PATTERN Cited by 1 source
Durability review¶
Pattern¶
A durability review is a structured gate applied to any code change that could affect a service's durability posture. The artifact is modeled after a security threat model (see concepts/threat-modeling):
- Summary of the change under review.
- Comprehensive list of threats — "what are all the things that might go wrong?"
- Resilience narrative — for each threat, how the change is resilient (or explicit acknowledgement that it isn't).
The author is encouraged to be "creatively critical of their own code."
Context¶
- Problem: Durability bugs at the bottom of a storage stack cause silent corruption. They're expensive both in data loss and in customer trust, and they're hard to catch late.

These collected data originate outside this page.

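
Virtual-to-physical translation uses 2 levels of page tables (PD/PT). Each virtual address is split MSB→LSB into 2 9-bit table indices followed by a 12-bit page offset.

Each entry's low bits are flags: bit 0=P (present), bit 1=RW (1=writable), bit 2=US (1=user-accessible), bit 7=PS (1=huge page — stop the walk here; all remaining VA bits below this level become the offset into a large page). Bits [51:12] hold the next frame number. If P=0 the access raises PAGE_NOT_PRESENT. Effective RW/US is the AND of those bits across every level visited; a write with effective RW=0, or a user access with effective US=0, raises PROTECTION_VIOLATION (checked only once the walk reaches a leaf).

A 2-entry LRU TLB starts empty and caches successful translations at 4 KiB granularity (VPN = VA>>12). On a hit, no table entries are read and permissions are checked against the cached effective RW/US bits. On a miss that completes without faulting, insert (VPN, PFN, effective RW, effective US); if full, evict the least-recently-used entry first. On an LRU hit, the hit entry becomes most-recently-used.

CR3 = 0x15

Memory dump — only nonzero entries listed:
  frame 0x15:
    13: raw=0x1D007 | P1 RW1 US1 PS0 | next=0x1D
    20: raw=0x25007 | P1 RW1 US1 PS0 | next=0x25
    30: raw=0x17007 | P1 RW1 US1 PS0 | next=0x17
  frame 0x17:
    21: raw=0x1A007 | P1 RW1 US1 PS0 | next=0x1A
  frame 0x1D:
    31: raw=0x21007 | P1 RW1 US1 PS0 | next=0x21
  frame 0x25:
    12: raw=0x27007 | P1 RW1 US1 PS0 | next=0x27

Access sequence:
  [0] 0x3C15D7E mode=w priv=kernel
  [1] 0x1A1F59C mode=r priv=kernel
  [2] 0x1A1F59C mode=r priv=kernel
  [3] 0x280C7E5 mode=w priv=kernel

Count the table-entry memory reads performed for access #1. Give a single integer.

Trace:
#0 VA=0x3C15D7E (w,kernel):
  L0: frame=0x15 idx=30 entry=0x17007 [P=1 RW=1 US=1 PS=0]
  L1: frame=0x17 idx=21 entry=0x1A007 [P=1 RW=1 US=1 PS=0]
  ✓ 0x1AD7E  — 2 lookups
#1 VA=0x1A1F59C (r,kernel):
  L0: frame=0x15 idx=13 entry=0x1D007 [P=1 RW=1 US=1 PS=0]
  L1: frame=0x1D idx=31 entry=0x21007 [P=1 RW=1 US=1 PS=0]
  ✓ 0x2159C  — 2 lookups
#2 VA=0x1A1F59C (r,kernel):
  TLB hit vpn=0x1A1F → PA=0x2159C
#3 VA=0x280C7E5 (w,kernel):
  L0: frame=0x15 idx=20 entry=0x25007 [P=1 RW=1 US=1 PS=0]
  L1: frame=0x25 idx=12 entry=0x27007 [P=1 RW=1 US=1 PS=0]
  ✓ 0x277E5  — 2 lookups

Entries read for #1: 2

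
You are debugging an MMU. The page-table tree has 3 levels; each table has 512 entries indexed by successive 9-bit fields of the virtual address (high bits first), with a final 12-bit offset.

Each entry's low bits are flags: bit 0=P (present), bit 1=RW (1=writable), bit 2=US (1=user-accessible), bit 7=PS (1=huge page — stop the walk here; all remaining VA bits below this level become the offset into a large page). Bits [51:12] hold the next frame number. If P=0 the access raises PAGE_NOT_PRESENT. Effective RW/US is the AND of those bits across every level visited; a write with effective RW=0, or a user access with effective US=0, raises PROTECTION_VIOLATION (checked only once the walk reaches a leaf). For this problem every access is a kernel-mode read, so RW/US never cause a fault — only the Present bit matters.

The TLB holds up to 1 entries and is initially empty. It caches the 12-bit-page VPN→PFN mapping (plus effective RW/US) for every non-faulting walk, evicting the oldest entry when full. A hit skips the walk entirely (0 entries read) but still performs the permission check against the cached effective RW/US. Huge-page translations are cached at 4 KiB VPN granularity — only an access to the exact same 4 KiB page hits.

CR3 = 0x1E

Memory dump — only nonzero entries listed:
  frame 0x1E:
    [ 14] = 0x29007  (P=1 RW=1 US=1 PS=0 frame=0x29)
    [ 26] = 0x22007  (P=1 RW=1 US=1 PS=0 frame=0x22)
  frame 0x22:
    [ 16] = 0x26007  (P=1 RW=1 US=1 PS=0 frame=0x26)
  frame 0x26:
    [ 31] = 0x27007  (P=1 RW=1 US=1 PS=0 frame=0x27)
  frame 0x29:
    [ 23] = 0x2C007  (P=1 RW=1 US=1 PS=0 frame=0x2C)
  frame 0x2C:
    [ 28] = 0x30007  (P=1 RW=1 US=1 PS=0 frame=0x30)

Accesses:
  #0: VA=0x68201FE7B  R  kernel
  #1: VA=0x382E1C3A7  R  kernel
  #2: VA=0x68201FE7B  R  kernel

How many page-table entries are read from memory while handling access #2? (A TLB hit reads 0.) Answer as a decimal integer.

Walk each access:
#0 VA=0x68201FE7B (r,kernel):
  L0 @0x1E[26] → 0x22007  P=1,RW=1,US=1,PS=0
  L1 @0x22[16] → 0x26007  P=1,RW=1,US=1,PS=0
  L2 @0x26[31] → 0x27007  P=1,RW=1,US=1,PS=0
  ⇒ phys 0x27E7B  [3 reads]
#1 VA=0x382E1C3A7 (r,kernel):
  L0 @0x1E[14] → 0x29007  P=1,RW=1,US=1,PS=0
  L1 @0x29[23] → 0x2C007  P=1,RW=1,US=1,PS=0
  L2 @0x2C[28] → 0x30007  P=1,RW=1,US=1,PS=0
  ⇒ phys 0x303A7  [3 reads]
#2 VA=0x68201FE7B (r,kernel):
  L0 @0x1E[26] → 0x22007  P=1,RW=1,US=1,PS=0
  L1 @0x22[16] → 0x26007  P=1,RW=1,US=1,PS=0
  L2 @0x26[31] → 0x27007  P=1,RW=1,US=1,PS=0
  ⇒ phys 0x27E7B  [3 reads]

Entries read for #2: 3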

- Why not only code review? Standard code review looks at the delta against the local module. Durability issues often hide in the interactions between the change and the broader failure-model of the system — a threat not visible in a diff alone.
- Why not only testing? You can't test exhaustively against a real drive running at 120 IOPS (see concepts/hard-drive-physics).
Mechanism¶
The process does two things well (Warfield, 2025):
- It encourages authors and reviewers to really think critically about the risks we should be protecting against.
- It separates risk from countermeasures, and lets us have separate discussions about the two sides.
The separation is the less-obvious power: risks are enumerated once and carried forward across reviews, while countermeasures can be debated on their own merits (and sometimes replaced by a broader mechanism that kills many risks at once).
Preference for coarse-grained guardrails¶
When identifying protections, the preference is not to write one mitigation per threat, but to find guardrails — simple mechanisms that defeat whole classes of risks.
Rather than nitpicking through each risk and identifying individual mitigations, we like simple and broad strategies that protect against a lot of stuff.
Canonical example: ShardStore's executable specification (see systems/shardstore, concepts/lightweight-formal-verification). Rather than list "disk corruption bug A, B, C…" and mitigate each, the team invested in one structural property — "production behavior must match specification behavior" — and built a verification pipeline to enforce it on every commit.
Pairs with¶
- patterns/executable-specification — the output of a durability review frequently looks like "build this guardrail," and an executable spec is a canonical guardrail.
- concepts/threat-modeling — the structural framework the review inherits.
- concepts/lightweight-formal-verification — the "industrialized verification" flavor of guardrail.
Organizational positioning¶
Durability reviews are called out as a human mechanism that sits alongside the statistical durability model:
It's a human mechanism that's not in the statistical 11 9s model, but it's every bit as important.
The 11 9s number comes from probabilistic durability math on hardware failure rates. Durability reviews are how you keep software changes from being the dominant source of data loss — something the hardware model cannot cover.
Seen in¶
- sources/2025-02-25-allthingsdistributed-building-and-operating-s3 — origin and description of the S3 durability-review process.